The answers may very well lie in the hippocampus, which affects acquisition, storage, and retrieval of memories, Paller said, which we know, in part, through work done in patients with amnesia. His and others’ research has shown a way to do “targeted memory reactivation” through sensory cues, like odors or sounds, played in sleep after pairing the cues with tasks while awake.
The work represents a new way of thinking about sleep, overturning previous dogma in the field that sensory signals are blocked in sleep. While the signals are not as strong in sleep as when awake, scientists now know they are not blocked, Paller explained. It also builds off work done on memory while awake and focuses on slow wave sleep rather than REM.
“Entering slow wave sleep is not like shutting down a computer,” Paller said. High neuronal activity in slow wave sleep can enable brain interactions important for memory consolidation.

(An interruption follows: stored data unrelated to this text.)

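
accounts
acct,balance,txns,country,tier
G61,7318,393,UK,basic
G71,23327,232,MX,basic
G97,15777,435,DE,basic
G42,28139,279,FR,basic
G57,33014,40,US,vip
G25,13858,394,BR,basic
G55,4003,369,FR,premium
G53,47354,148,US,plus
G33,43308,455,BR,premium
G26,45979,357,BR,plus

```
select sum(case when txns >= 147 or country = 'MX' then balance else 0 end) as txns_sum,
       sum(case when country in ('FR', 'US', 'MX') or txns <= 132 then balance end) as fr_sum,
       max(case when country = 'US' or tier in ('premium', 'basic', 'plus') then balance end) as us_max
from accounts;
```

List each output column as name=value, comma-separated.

txns_sum=229063, fr_sum=135837, us_max=47354

[txns_sum: txns >= 147 or country = 'MX']
acct=G61: ✓ → 7318
acct=G71: ✓ → 23327
acct=G97: ✓ → 15777
acct=G42: ✓ → 28139
acct=G57: ✗
acct=G25: ✓ → 13858
acct=G55: ✓ → 4003
acct=G53: ✓ → 47354
acct=G33: ✓ → 43308
acct=G26: ✓ → 45979
txns_sum = 7318 + 23327 + 15777 + 28139 + 13858 + 4003 + 47354 + 43308 + 45979 = 229063
—
[fr_sum: country in ('FR', 'US', 'MX') or txns <= 132]
acct=G61: ✗
acct=G71: ✓ → 23327
acct=G97: ✗
acct=G42: ✓ → 28139
acct=G57: ✓ → 33014
acct=G25: ✗
acct=G55: ✓ → 4003
acct=G53: ✓ → 47354
acct=G33: ✗
acct=G26: ✗
fr_sum = 23327 + 28139 + 33014 + 4003 + 47354 = 135837
—
[us_max: country = 'US' or tier in ('premium', 'basic', 'plus')]
acct=G61: ✓ → 7318
acct=G71: ✓ → 23327
acct=G97: ✓ → 15777
acct=G42: ✓ → 28139
acct=G57: ✓ → 33014
acct=G25: ✓ → 13858
acct=G55: ✓ → 4003
acct=G53: ✓ → 47354
acct=G33: ✓ → 43308
acct=G26: ✓ → 45979
us_max = MAX(7318, 23327, 15777, 28139, 33014, 13858, 4003, 47354, 43308, 45979) = 47354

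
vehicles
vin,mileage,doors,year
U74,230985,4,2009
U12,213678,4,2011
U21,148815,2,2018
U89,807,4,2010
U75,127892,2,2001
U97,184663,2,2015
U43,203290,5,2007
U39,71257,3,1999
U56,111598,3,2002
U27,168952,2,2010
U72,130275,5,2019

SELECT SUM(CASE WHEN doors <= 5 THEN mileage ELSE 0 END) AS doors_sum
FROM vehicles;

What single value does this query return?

vin=U74: ✓ → 230985
vin=U12: ✓ → 213678
vin=U21: ✓ → 148815
vin=U89: ✓ → 807
vin=U75: ✓ → 127892
vin=U97: ✓ → 184663
vin=U43: ✓ → 203290
vin=U39: ✓ → 71257
vin=U56: ✓ → 111598
vin=U27: ✓ → 168952
vin=U72: ✓ → 130275
doors_sum = 230985 + 213678 + 148815 + 807 + 127892 + 184663 + 203290 + 71257 + 111598 + 168952 + 130275 = 1592212

1592212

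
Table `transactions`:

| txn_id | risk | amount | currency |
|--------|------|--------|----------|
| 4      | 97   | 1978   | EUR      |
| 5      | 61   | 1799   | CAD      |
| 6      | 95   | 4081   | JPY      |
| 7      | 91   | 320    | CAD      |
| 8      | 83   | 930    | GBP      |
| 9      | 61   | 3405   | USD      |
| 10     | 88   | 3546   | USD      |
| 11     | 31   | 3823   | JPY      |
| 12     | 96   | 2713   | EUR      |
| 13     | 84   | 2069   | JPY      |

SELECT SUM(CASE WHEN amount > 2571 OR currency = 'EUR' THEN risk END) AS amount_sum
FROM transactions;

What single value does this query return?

468

txn_id=4: ✓ → 97
txn_id=5: ✗
txn_id=6: ✓ → 95
txn_id=7: ✗
txn_id=8: ✗
txn_id=9: ✓ → 61
txn_id=10: ✓ → 88
txn_id=11: ✓ → 31
txn_id=12: ✓ → 96
txn_id=13: ✗
amount_sum = 97 + 95 + 61 + 88 + 31 + 96 = 468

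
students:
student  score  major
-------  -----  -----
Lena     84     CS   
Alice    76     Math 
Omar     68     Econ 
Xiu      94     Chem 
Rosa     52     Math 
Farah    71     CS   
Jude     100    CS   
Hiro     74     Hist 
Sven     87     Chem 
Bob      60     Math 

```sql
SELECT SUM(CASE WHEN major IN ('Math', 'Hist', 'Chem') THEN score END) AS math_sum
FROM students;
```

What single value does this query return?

student=Lena: ✗
student=Alice: ✓ → 76
student=Omar: ✗
student=Xiu: ✓ → 94
student=Rosa: ✓ → 52
student=Farah: ✗
student=Jude: ✗
student=Hiro: ✓ → 74
student=Sven: ✓ → 87
student=Bob: ✓ → 60
math_sum = 76 + 94 + 52 + 74 + 87 + 60 = 443

443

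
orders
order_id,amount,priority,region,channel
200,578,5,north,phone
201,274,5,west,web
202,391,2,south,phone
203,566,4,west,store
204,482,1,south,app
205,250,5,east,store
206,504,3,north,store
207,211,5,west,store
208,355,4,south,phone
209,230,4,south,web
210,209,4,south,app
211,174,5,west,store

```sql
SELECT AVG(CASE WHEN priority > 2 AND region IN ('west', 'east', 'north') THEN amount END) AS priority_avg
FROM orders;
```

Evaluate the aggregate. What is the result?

order_id=200: ✓ → 578
order_id=201: ✓ → 274
order_id=202: ✗
order_id=203: ✓ → 566
order_id=204: ✗
order_id=205: ✓ → 250
order_id=206: ✓ → 504
order_id=207: ✓ → 211
order_id=208: ✗
order_id=209: ✗
order_id=210: ✗
order_id=211: ✓ → 174
priority_avg = (578 + 274 + 566 + 250 + 504 + 211 + 174) / 7 = 365.2857142857

365.2857142857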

Among many findings, researchers have found better memory retention after sleep compared to no sleep, better retention the more slow wave sleep someone has after learning, and that sensory cues during sleep can provoke memory reactivation. For example, researchers had people remember the placement of pictures while listening to various sounds (like a “meow” for a picture of a cat) and then played the sounds while participants took a nap. They found that there was more forgetting for the uncued photos after the nap than for those that were cued with the sounds played while the participants slept.
But it’s not like in the Dexter cartoon, where playing a record during sleep will suddenly imbue the listener with new knowledge, of say a foreign language. Pre-sleep accuracy of the material being learned matters. Memory reactivation during sleep, Paller said, is like when you are awake except that when awake, you can incorporate new information to update your thinking. In either case, it’s the hippocampal interactions with distributed neocortical networks that changes how the information is stored.
Paller toured the audience through a variety of studies using sensory cues for target memory reactivation, including for fear conditioning with odor cues and even targeted reactivation to help reduce implicit bias (also see the post on Phelps’ work on this). Importantly, he said, the work with sensory cues in sleep has not yet indicated any deleterious effects on people’s sleep.
He said he sees a great future in more work on memory reactivation during sleep, including finding ways to reactivate the memories we really want to store and ways to help rehabilitate people with motor or language deficits. He also speculated that perhaps treatment of psychiatric disorders, as well as reinforcing good habits or countering bad ones (e.g. smoking, unhealthy eating), could be supplemented by targeted memory reactivation in sleep.